The Caruaru-Arcoverde batholith, with an outcrop area of ~2000 km2, is one of the largest Brasiliano plutons in Borborema Province, northeastern Brazil. The batholith intrudes orthogneisses and supracrustal rocks characterized by flat-lying foliation, and is bounded in the south by a synmagmatic, transcurrent shear zone, interpreted by some as a terrane boundary. In order to constrain the emplacement age of the batholith and the Proterozoic history of the eastern portion of Borborema Province, single zircon grains from seven samples from the Caruaru-Arcoverde batholith and nearby country rocks were analyzed by the Pb-evaporation technique.
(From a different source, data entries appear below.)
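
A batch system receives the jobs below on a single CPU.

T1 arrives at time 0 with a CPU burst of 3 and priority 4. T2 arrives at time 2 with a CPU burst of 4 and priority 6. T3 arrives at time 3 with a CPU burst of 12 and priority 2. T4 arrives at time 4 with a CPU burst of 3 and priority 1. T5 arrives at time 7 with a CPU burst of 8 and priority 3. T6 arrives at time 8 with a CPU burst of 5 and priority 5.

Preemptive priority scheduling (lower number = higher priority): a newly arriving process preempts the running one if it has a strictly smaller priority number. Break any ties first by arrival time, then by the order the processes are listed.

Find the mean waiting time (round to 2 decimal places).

Gantt: | T1 0-3 | T3 3-4 | T4 4-7 | T3 7-18 | T5 18-26 | T6 26-31 | T2 31-35 |
Completion: T1=3  T2=35  T3=18  T4=7  T5=26  T6=31
Turnaround (C−A): T1=3  T2=33  T3=15  T4=3  T5=19  T6=23
Waiting times: T1=0, T2=29, T3=3, T4=0, T5=11, T6=18
Average waiting = (0+29+3+0+11+18) / 6 = 61/6 = 10.17

10.17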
Zircons from orthogneisses immediately north of the Caruaru-Arcoverde batholith yielded ages of 2098 ± 15 Ma and 2072 ± 3 Ma. One zircon sample from an orthogneiss located south of the batholith gave an age of 2075 ± 7 Ma. Combined with existing zircon U-Pb ages in orthogneisses and Nd model ages of plutons and country rocks in eastern Borborema Province, these data indicate important crustal growth during the Middle Paleoproterozoic (2.2-2.0 Ga). In contrast, a sample from another orthogneiss southeast of the Caruaru-Arcoverde batholith gave an age of 629 ± 9 Ma. Because the flat-lying foliation in different country rocks was formed under the same high-amphibolite-facies conditions, this age suggests that the regional fabric developed during the Late Neoproterozoic. Two samples from the main phase of the Caruaru-Arcoverde batholith yielded mean ages of 591 ± 5 Ma and 587 ± 5 Ma, whereas a sample from a late facies gave an mean age of 583 ± 5 Ma. The oldest age of 591 Ma places an upper bound on the beginning of strike-slip motion, because field evidence indicates that the shear zone developed after emplacement of the Caruaru-Arcoverde batholith. Correlations of the Caruaru area with other sectors of Borborema Province and the Cameroon and Nigerian provinces of western Africa suggest that these areas: (1) were assembled during the Transamazonian/Eburnean orogeny; and (2) formed a coherent unit during the Late Neoproterozoic Brasiliano/Pan-African orogeny, when they were deformed first by a tectonic event, possibly resulting from thrust motion, and then subjected to a strike-slip regime.